For the next five decades after leaving the orphanage, I ricocheted through life, leaving emotional scars on everyone foolish enough to enter my private life. I failed miserably in three marriages and never made a friend. But I was successful in my professional life. I realized that I had no social skills and therefore had to rely on being more knowledgeable and better prepared than any of my peers. This brought me a grudging respect and a certain measure of financial success, and allowed me to remain anonymous as a person. I rejected every attempt at intimacy, expressions of love or friendship, and was passionate in protecting my shame, guilt, and unworthiness. Through all these years, I hated my father for abandoning me, and rejected my religion for the harsh treatment I received during my childhood. I relied totally on myself and rejected anyone who got too “close” to my emotional self. I made it into retirement alone, miserable but intact---or so I thought.
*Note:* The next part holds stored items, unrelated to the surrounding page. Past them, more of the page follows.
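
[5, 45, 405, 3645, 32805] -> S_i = 5*9^i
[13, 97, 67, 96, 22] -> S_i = Random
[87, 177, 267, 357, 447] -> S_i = 87 + 90*i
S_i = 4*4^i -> [4, 16, 64, 256, 1024]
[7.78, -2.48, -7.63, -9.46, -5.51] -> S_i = Random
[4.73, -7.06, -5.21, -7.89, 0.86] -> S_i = Random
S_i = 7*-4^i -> [7, -28, 112, -448, 1792]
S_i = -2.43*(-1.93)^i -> [-2.43, 4.69, -9.05, 17.47, -33.72]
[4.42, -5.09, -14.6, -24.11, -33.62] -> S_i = 4.42 + -9.51*i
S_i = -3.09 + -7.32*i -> [-3.09, -10.41, -17.73, -25.05, -32.37]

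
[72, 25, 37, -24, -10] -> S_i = Random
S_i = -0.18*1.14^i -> [-0.18, -0.21, -0.23, -0.27, -0.3]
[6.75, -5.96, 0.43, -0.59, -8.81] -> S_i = Random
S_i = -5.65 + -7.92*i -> [-5.65, -13.57, -21.49, -29.41, -37.33]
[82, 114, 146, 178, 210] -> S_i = 82 + 32*i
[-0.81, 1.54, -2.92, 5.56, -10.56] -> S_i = -0.81*(-1.90)^i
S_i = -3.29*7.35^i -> [-3.29, -24.18, -177.73, -1306.35, -9601.64]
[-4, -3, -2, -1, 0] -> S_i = -4 + 1*i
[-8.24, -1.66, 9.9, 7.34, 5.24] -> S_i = Random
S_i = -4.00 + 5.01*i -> [-4.0, 1.01, 6.02, 11.03, 16.04]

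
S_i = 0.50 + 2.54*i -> [0.5, 3.04, 5.58, 8.12, 10.66]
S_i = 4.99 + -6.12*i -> [4.99, -1.13, -7.25, -13.37, -19.49]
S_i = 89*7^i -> [89, 623, 4361, 30527, 213689]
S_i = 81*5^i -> [81, 405, 2025, 10125, 50625]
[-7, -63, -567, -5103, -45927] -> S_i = -7*9^i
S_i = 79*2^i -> [79, 158, 316, 632, 1264]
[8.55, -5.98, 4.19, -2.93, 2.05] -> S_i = 8.55*(-0.70)^i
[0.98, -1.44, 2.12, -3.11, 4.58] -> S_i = 0.98*(-1.47)^i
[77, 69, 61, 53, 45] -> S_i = 77 + -8*i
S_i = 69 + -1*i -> [69, 68, 67, 66, 65]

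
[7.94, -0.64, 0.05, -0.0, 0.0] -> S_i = 7.94*(-0.08)^i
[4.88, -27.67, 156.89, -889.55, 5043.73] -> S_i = 4.88*(-5.67)^i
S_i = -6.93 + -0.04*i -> [-6.93, -6.97, -7.01, -7.05, -7.09]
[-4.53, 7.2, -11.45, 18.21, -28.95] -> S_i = -4.53*(-1.59)^i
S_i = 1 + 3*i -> [1, 4, 7, 10, 13]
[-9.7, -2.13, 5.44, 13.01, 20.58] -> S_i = -9.70 + 7.57*i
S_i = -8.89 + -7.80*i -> [-8.89, -16.69, -24.49, -32.29, -40.09]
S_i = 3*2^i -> [3, 6, 12, 24, 48]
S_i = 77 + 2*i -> [77, 79, 81, 83, 85]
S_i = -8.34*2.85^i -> [-8.34, -23.77, -67.74, -193.06, -550.23]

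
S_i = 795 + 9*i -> [795, 804, 813, 822, 831]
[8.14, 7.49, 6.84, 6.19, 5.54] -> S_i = 8.14 + -0.65*i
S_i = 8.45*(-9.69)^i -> [8.45, -81.88, 793.42, -7688.26, 74499.24]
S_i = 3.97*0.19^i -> [3.97, 0.75, 0.14, 0.03, 0.01]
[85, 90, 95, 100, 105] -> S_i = 85 + 5*i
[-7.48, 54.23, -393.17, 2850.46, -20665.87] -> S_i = -7.48*(-7.25)^i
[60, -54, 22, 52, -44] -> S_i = Random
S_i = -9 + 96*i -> [-9, 87, 183, 279, 375]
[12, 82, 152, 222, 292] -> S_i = 12 + 70*i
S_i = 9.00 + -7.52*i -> [9.0, 1.48, -6.04, -13.56, -21.08]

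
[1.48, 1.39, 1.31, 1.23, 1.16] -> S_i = 1.48*0.94^i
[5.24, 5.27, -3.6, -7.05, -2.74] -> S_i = Random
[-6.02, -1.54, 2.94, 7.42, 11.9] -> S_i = -6.02 + 4.48*i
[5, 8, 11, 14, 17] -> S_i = 5 + 3*i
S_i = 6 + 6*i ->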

While preparing my sailboat for a trip to the Caribbean, where I would get hired to captain the boat for people, and start a new phase of my life, I had an accident that resulted in the loss of one of my legs. Overnight I became a disabled person with all the ramifications and connotations associated with a physical disability. As a person who was emotionally invisible, this was something that I could not deal with. My invisibility disappeared overnight. I was “reduced” to a wheelchair and for the first time in my life, I was totally visible. I had been “outed” in a most significant way. I had no defense for this most obvious of conditions. In my “cold gray light of dawn moment,” I seriously considered ending it all. I believe it was the incredible care, both physical and emotional, that I received during my three months in the rehabilitation hospital that finally swayed me to reject this option and that gave me the strength to make the phone call that would transform my life. A therapist whom I knew by acquaintance and reputation agreed to take me on in spite of the mountains of baggage that I dragged into the therapy room.
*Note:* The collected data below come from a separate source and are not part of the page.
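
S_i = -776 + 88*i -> [-776, -688, -600, -512, -424]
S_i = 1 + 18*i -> [1, 19, 37, 55, 73]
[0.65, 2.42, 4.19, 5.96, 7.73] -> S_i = 0.65 + 1.77*i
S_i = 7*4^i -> [7, 28, 112, 448, 1792]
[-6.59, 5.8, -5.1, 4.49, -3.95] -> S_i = -6.59*(-0.88)^i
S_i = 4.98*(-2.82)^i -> [4.98, -14.04, 39.6, -111.68, 314.94]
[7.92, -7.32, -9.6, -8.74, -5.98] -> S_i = Random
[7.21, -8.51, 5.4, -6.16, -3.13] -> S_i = Random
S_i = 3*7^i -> [3, 21, 147, 1029, 7203]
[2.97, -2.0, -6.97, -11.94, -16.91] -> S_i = 2.97 + -4.97*i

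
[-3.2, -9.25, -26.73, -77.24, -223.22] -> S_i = -3.20*2.89^i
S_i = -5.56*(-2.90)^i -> [-5.56, 16.12, -46.76, 135.6, -393.25]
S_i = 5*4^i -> [5, 20, 80, 320, 1280]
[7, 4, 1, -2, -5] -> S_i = 7 + -3*i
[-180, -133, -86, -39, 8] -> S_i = -180 + 47*i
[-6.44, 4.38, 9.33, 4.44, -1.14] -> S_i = Random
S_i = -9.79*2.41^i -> [-9.79, -23.59, -56.86, -137.04, -330.26]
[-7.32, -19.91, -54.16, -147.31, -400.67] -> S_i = -7.32*2.72^i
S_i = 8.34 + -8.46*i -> [8.34, -0.12, -8.58, -17.04, -25.5]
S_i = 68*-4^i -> [68, -272, 1088, -4352, 17408]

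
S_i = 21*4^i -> [21, 84, 336, 1344, 5376]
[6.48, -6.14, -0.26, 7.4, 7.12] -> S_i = Random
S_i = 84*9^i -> [84, 756, 6804, 61236, 551124]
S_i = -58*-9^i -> [-58, 522, -4698, 42282, -380538]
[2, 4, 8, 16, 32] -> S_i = 2*2^i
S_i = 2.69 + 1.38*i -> [2.69, 4.07, 5.45, 6.83, 8.21]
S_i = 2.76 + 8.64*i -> [2.76, 11.4, 20.04, 28.68, 37.32]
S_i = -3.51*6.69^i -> [-3.51, -23.48, -157.09, -1050.96, -7030.91]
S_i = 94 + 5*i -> [94, 99, 104, 109, 114]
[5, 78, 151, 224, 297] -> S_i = 5 + 73*i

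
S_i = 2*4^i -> [2, 8, 32, 128, 512]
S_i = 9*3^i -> [9, 27, 81, 243, 729]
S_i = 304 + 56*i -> [304, 360, 416, 472, 528]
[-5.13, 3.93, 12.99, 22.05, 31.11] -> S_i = -5.13 + 9.06*i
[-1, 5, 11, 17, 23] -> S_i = -1 + 6*i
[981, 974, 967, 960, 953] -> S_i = 981 + -7*i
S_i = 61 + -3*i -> [61, 58, 55, 52, 49]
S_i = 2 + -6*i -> [2, -4, -10, -16, -22]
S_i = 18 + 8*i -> [18, 26, 34, 42, 50]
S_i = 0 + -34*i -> [0, -34, -68, -102, -136]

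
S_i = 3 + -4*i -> [3, -1, -5, -9, -13]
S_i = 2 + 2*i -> [2, 4, 6, 8, 10]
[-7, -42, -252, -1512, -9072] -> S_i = -7*6^i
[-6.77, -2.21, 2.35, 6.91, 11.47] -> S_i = -6.77 + 4.56*i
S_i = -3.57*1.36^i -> [-3.57, -4.86, -6.6, -8.98, -12.21]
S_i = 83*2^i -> [83, 166, 332, 664, 1328]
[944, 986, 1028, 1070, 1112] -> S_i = 944 + 42*i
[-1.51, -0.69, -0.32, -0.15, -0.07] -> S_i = -1.51*0.46^i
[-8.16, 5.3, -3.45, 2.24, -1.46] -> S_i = -8.16*(-0.65)^i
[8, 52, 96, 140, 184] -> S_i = 8 + 44*i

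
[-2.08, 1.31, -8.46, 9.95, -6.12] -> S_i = Random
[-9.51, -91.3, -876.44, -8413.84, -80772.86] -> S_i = -9.51*9.60^i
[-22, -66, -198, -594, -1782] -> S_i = -22*3^i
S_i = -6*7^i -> [-6, -42, -294, -2058, -14406]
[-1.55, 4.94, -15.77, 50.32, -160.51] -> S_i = -1.55*(-3.19)^i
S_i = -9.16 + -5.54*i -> [-9.16, -14.7, -20.24, -25.78, -31.32]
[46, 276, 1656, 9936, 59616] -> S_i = 46*6^i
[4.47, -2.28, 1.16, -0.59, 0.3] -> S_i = 4.47*(-0.51)^i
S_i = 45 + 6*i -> [45, 51, 57, 63, 69]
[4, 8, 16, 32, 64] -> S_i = 4*2^i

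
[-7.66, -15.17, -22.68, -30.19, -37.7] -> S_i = -7.66 + -7.51*i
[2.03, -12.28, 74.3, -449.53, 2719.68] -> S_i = 2.03*(-6.05)^i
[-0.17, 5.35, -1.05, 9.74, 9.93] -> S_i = Random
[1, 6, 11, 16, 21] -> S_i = 1 + 5*i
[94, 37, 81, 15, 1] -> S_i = Random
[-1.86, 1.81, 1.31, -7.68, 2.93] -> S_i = Random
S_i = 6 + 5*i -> [6, 11, 16, 21, 26]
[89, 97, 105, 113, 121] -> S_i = 89 + 8*i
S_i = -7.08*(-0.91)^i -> [-7.08, 6.44, -5.86, 5.34, -4.86]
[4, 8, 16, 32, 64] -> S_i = 4*2^i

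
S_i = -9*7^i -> [-9, -63, -441, -3087, -21609]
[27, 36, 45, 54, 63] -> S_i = 27 + 9*i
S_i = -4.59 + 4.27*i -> [-4.59, -0.32, 3.95, 8.22, 12.49]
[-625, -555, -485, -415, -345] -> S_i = -625 + 70*i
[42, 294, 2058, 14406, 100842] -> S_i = 42*7^i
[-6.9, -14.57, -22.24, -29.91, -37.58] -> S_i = -6.90 + -7.67*i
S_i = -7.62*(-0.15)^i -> [-7.62, 1.14, -0.17, 0.03, -0.0]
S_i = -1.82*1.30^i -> [-1.82, -2.37, -3.08, -4.0, -5.2]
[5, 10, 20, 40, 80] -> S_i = 5*2^i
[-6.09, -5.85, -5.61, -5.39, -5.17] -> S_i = -6.09*0.96^i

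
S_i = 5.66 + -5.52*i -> [5.66, 0.14, -5.38, -10.9, -16.42]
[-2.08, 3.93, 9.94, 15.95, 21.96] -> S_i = -2.08 + 6.01*i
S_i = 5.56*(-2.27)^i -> [5.56, -12.62, 28.65, -65.04, 147.63]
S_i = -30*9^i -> [-30, -270, -2430, -21870, -196830]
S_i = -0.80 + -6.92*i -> [-0.8, -7.72, -14.64, -21.56, -28.48]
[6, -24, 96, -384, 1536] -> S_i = 6*-4^i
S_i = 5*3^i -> [5, 15, 45, 135, 405]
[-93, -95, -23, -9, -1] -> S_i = Random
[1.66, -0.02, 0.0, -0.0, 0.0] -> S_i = 1.66*(-0.01)^i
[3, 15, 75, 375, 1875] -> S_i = 3*5^i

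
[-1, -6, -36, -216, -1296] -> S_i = -1*6^i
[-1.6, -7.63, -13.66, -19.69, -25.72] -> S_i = -1.60 + -6.03*i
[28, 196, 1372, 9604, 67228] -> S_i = 28*7^i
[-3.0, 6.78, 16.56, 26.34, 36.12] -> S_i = -3.00 + 9.78*i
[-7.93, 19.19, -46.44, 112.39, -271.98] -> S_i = -7.93*(-2.42)^i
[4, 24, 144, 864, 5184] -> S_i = 4*6^i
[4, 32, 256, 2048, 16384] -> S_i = 4*8^i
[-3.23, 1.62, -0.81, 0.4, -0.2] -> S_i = -3.23*(-0.50)^i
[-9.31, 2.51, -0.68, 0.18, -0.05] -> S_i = -9.31*(-0.27)^i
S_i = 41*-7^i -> [41, -287, 2009, -14063, 98441]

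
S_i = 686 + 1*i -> [686, 687, 688, 689, 690]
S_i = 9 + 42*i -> [9, 51, 93, 135, 177]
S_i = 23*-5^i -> [23, -115, 575, -2875, 14375]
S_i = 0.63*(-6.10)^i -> [0.63, -3.84, 23.44, -143.0, 872.29]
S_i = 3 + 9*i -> [3, 12, 21, 30, 39]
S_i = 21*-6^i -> [21, -126, 756, -4536, 27216]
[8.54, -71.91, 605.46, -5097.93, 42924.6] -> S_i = 8.54*(-8.42)^i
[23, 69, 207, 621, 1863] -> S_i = 23*3^i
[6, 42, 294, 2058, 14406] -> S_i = 6*7^i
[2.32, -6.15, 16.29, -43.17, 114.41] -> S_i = 2.32*(-2.65)^i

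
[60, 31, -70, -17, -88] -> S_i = Random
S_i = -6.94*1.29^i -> [-6.94, -8.95, -11.55, -14.9, -19.22]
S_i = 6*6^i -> [6, 36, 216, 1296, 7776]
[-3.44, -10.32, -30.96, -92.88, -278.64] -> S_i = -3.44*3.00^i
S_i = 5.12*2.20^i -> [5.12, 11.26, 24.78, 54.52, 119.94]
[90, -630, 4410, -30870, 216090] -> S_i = 90*-7^i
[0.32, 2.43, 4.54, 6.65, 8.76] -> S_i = 0.32 + 2.11*i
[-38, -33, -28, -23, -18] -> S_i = -38 + 5*i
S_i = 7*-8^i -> [7, -56, 448, -3584, 28672]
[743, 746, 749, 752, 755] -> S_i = 743 + 3*i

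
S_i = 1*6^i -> [1, 6, 36, 216, 1296]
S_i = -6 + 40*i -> [-6, 34, 74, 114, 154]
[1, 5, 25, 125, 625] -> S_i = 1*5^i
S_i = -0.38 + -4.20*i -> [-0.38, -4.58, -8.78, -12.98, -17.18]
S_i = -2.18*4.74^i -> [-2.18, -10.33, -48.98, -232.16, -1100.45]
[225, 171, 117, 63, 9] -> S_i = 225 + -54*i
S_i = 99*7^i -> [99, 693, 4851, 33957, 237699]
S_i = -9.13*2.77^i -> [-9.13, -25.29, -70.05, -194.05, -537.51]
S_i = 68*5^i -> [68, 340, 1700, 8500, 42500]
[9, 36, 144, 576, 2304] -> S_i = 9*4^i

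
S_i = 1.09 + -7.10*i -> [1.09, -6.01, -13.11, -20.21, -27.31]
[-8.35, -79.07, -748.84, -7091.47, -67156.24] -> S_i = -8.35*9.47^i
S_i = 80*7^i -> [80, 560, 3920, 27440, 192080]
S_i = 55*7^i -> [55, 385, 2695, 18865, 132055]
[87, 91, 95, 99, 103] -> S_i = 87 + 4*i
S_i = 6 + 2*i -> [6, 8, 10, 12, 14]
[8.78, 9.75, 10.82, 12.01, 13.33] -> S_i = 8.78*1.11^i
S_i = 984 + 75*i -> [984, 1059, 1134, 1209, 1284]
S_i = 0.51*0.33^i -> [0.51, 0.17, 0.06, 0.02, 0.01]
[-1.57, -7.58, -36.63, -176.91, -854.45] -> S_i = -1.57*4.83^i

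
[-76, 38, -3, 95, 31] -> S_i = Random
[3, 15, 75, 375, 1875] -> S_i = 3*5^i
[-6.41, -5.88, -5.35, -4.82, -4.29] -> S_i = -6.41 + 0.53*i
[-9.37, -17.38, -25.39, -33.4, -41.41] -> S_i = -9.37 + -8.01*i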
I have now been in weekly therapy for almost five years. I am still disabled, but my emotional self, my soul, my heart, and my understanding of who I am has all been changed forever. I am now able to live without the fear of being found unworthy. The intense anxiety of being found out, which interfered with my getting close to anyone, no longer plagues me. The shame of my existence has been replaced with a worthiness I never knew existed. I have replaced cynicism with awareness and caring about other people. The guilt, which isolated me from intimacy, no longer holds me prisoner. The father I hated is now remembered with sorrow, understanding, and sadness at not having had the chance to know or love him. I have accepted my disability.
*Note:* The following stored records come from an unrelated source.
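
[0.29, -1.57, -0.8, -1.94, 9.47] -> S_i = Random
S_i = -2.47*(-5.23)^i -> [-2.47, 12.92, -67.56, 353.35, -1848.01]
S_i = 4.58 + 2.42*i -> [4.58, 7.0, 9.42, 11.84, 14.26]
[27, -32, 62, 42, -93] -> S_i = Random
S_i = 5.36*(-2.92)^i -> [5.36, -15.65, 45.7, -133.45, 389.67]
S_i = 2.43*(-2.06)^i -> [2.43, -5.01, 10.31, -21.24, 43.76]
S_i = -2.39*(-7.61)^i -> [-2.39, 18.19, -138.41, 1053.3, -8015.61]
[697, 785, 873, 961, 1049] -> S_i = 697 + 88*i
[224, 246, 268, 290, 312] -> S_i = 224 + 22*i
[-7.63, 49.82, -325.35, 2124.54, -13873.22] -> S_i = -7.63*(-6.53)^i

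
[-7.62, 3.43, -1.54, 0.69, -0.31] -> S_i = -7.62*(-0.45)^i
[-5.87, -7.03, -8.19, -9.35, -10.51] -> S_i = -5.87 + -1.16*i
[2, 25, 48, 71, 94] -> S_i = 2 + 23*i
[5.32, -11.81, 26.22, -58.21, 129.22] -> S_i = 5.32*(-2.22)^i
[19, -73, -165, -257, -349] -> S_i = 19 + -92*i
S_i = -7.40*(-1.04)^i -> [-7.4, 7.7, -8.0, 8.32, -8.66]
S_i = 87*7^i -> [87, 609, 4263, 29841, 208887]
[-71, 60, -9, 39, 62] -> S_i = Random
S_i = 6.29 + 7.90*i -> [6.29, 14.19, 22.09, 29.99, 37.89]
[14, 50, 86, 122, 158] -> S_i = 14 + 36*i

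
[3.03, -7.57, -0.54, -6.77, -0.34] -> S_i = Random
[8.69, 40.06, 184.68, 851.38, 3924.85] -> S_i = 8.69*4.61^i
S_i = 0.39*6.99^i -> [0.39, 2.73, 19.06, 133.2, 931.05]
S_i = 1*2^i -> [1, 2, 4, 8, 16]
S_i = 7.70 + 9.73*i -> [7.7, 17.43, 27.16, 36.89, 46.62]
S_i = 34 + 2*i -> [34, 36, 38, 40, 42]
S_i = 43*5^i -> [43, 215, 1075, 5375, 26875]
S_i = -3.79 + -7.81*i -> [-3.79, -11.6, -19.41, -27.22, -35.03]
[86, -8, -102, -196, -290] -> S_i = 86 + -94*i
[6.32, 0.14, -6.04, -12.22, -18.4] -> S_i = 6.32 + -6.18*i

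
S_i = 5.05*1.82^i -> [5.05, 9.19, 16.73, 30.44, 55.41]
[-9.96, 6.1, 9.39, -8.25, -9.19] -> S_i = Random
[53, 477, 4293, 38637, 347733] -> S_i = 53*9^i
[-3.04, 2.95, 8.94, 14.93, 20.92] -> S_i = -3.04 + 5.99*i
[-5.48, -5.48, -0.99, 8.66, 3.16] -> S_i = Random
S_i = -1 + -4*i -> [-1, -5, -9, -13, -17]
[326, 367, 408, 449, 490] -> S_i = 326 + 41*i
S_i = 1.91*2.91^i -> [1.91, 5.56, 16.17, 47.07, 136.96]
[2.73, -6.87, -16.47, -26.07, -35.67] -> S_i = 2.73 + -9.60*i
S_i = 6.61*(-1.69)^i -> [6.61, -11.17, 18.88, -31.91, 53.92]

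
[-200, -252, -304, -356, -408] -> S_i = -200 + -52*i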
How did all this happen? No, it is not a fairy tale! It happened because I was blessed with a skilled and caring therapist. A therapist who accepted me as I was, and who applied her skill to my situation using all the processes at her disposal to bring the “Inner Child” I had been protecting out into the open, finally allowing me to understand the how and why of my wanting to be “Invisible.” She is the first person I have ever trusted and through this trust she has gently peeled away all the layers of my defense mechanisms. She has led me down the path of awareness and worthiness, helped me find my spiritual self, enabled me to know that I mattered and was a good person. These are not simple matters. They were at the heart of my unexamined life. I am now able, for the first time in my life, to accept love and intimacy and return them in kind. There is a new intensity to my life, a life now worth living, as I share my life with and care about other people. I am now able to trust and take the risk of allowing someone to get close to me. It is now an examined life. I am by no means perfect, I still have pangs of fear at exposing myself but in spite of this I now move forward and take the risk and that makes all the difference. I have undergone a “Lasting Transformation.”